Hmm, I'm not sure that as soon as you move from a simple external battery box (which could I guess be an offsite-rechargeable pack in principle) then any of the solutions is swapping one type of added complexity for another.
For example, it is possible to imagine the console being powered from an efficient 5v or 6v UPS that is fed 12v DC from a solar PSU. I think the circuitry for this sort of device is fairly straightforward and it could use any size of 6v SLA that you cared to specify. But I haven't come across anything like this that is readily commercially available (I dare say that they do exist but where do you get one from and at a reasonable price?)
Obviously, another option is to use a separate 6v solar panel/controller/SLA just to power the console. Although 6v components are not as easy to track down as 12/24v, you can with a little effort find 5W 6v panels and regulators, which are potentially powerful enough to be useful if they're just powering the console/WLIP. (At some point in the design process you have to bite the bullet and decide just how much current/power reserve you want to build in. So a 17Ah 6v battery, to take a size at random, would give you around 170 hours - roughly a week - WLIP run-time. )

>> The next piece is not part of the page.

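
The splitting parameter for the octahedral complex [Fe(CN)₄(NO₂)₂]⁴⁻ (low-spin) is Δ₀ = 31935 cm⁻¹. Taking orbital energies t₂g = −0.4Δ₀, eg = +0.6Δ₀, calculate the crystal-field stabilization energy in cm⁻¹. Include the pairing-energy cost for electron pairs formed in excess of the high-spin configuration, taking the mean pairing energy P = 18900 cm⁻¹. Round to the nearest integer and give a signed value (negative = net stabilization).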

But I'm not convinced that putting in eg a separate 6v PSU for the console/WLIP or using a 6v PSU (if you can find a suitable part) is any simpler than the solution I use which is to reserve the last 20% or so of the capacity of a 12v/100Ah battery purely for use by the console/WLIP. Yes there's an electronic voltage switch involved and also a 5v DCDC converter, but both parts seem pretty reliable and are relatively inexpensive to buy.